Academy Award winner Barbara Kopple takes us behind the scenes of her own life and how she became hooked on narrative and documentary filmmaking.

In this episode of The Archive Project, Barbara Kopple opens by talking about being grateful that documentaries are moving into the mainstream, with audiences appreciating these “real-life, nonfiction films.” She then tells about her journey to becoming a filmmaker, which started while she was studying political science in college and, instead of writing a paper, decided to make a short film showcasing people who’d had lobotomies. “My professor was outraged,” she said. “I got a D….but I was hooked.” Kopple goes on to discuss her process making several films, including Winter Soldier, Harlan County, USA, American Dream, Fallen Champ: The Untold Story of Mike Tyson, Century of Women, Wild Man Blues, and My Generation. She emphasizes her desire to portray people in truthful ways—to delve deeper than the headlines and expose her audiences to new perspectives that they would never see otherwise.

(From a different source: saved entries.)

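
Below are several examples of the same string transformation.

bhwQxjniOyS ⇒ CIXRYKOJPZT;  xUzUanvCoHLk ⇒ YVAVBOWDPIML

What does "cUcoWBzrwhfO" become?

The rule is to shift every letter 1 place forward in the alphabet (wrapping around), then convert every letter to uppercase.
Applying both steps to "cUcoWBzrwhfO": "dVdpXCasxigP", then "DVDPXCASXIGP".

DVDPXCASXIGP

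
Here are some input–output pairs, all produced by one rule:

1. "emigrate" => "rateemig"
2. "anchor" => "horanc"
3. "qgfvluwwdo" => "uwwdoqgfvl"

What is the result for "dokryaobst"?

aobstdokry

The pattern: swap the front and back halves of the string.
Doing the same to "dokryaobst": "aobstdokry".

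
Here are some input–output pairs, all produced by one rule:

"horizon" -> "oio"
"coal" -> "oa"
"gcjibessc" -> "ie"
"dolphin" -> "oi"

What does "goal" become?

oa

The pattern: keep only the vowels.
Doing the same to "goal": "oa".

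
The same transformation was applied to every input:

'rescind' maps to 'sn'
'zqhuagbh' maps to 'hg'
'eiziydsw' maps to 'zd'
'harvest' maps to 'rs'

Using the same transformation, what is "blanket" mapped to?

ae

Rule — keep one character in every 3, starting at position 3 (positions 3rd, 6th, 9th, ...).
For "blanket" the result is "ae".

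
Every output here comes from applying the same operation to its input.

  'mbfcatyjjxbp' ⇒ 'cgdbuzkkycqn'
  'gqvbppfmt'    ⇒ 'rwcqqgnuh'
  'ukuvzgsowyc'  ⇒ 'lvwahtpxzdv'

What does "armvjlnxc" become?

snwkmoydb

Rule — shift every letter 1 place forward in the alphabet (wrapping around), then move the first character to the end.
Starting from "armvjlnxc": after the first operation, "bsnwkmoyd"; after the second, "snwkmoydb".
(Check on "mbfcatyjjxbp": → "ncgdbuzkkycq" → "cgdbuzkkycqn" ✓)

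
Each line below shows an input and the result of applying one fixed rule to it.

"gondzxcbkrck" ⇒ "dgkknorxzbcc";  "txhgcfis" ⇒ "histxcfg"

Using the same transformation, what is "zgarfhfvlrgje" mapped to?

fgghjlrrvzaef

The transformation: sort the characters into alphabetical order, then move the first 3 characters to the end (rotate left by 3).
"zgarfhfvlrgje" → "aeffgghjlrrvz" → "fgghjlrrvzaef".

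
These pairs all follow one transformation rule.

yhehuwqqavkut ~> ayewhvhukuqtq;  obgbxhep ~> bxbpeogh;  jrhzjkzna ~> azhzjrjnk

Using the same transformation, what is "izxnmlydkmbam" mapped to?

Looking at the pairs, the operation is to sort the characters into alphabetical order, then take characters alternately from the front and the back (1st, last, 2nd, 2nd-last, ...).
On "izxnmlydkmbam": the first step gives "abdiklmmmnxyz", and the second then gives "azbydxinkmlmm".

azbydxinkmlmm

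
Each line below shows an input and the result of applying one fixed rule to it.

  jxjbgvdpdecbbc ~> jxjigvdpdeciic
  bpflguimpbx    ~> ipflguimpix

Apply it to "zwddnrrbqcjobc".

The rule is to replace every "b" with "i".
For "zwddnrrbqcjobc" the result is "zwddnrriqcjoic".

zwddnrriqcjoic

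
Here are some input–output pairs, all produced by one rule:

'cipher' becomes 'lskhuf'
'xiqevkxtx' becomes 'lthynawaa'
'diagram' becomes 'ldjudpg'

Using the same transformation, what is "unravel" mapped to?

What's happening: shift every letter 3 places forward in the alphabet (wrapping around), then move the first character to the end.
Working it through for "unravel": intermediate "xqudyho", final "qudyhox".

qudyhox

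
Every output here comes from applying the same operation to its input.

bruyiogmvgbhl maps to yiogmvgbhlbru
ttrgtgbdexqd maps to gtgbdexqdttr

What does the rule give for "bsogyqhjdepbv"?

gyqhjdepbvbso

In each case the input is transformed by: move the first 3 characters to the end (rotate left by 3).
For "bsogyqhjdepbv" the result is "gyqhjdepbvbso".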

Barbara Kopple is a two-time Academy Award-winning filmmaker. A director and producer of narrative films and documentaries, her most recent project is the documentary Running from Crazy, which examines the personal journey of writer, model and actress Mariel Hemingway, the granddaughter of Ernest Hemingway, as she strives for a greater understanding of her complex family history. Barbara has received several awards, including the Human Rights Watch Film Festival Irene Diamond Award, National Society of Film Critics Award, the SilverDocs/Charles Guggenheim Award, the White House Project’s EPIC Award, the International Documentary Association Career Achievement Award, and the Sundance Film Festival Grand Jury Prize. In 2010, Kopple received an honorary Doctor of Humane Letters from American University. She is a member of the Academy of Motion Picture Arts and Sciences, the Academy of Television Arts and Sciences, the Director’s Guild of America, New York Women in Film and Television, the British Academy of Film and Television Arts, and actively participates in organizations that address social issues and support independent filmmaking.

 

 

I had parents who did, and still do, everything they could for me and gave me a real sense of self so I could take risks. And I decided that I really wanted to do films that were so far from what I understood and what I knew to sort of bring me closer and make me able to communicate.”

 

“What was the most important thing for me, really, was to go beyond the headlines, and go beyond the tabloids, and really find out who this kid is, and what he’s about, in a way that nobody else could. And something that I really like to do is to look under a blanket where you’re not supposed to see, and pull things out, and that’s what I tried to do in the Mike Tyson piece.”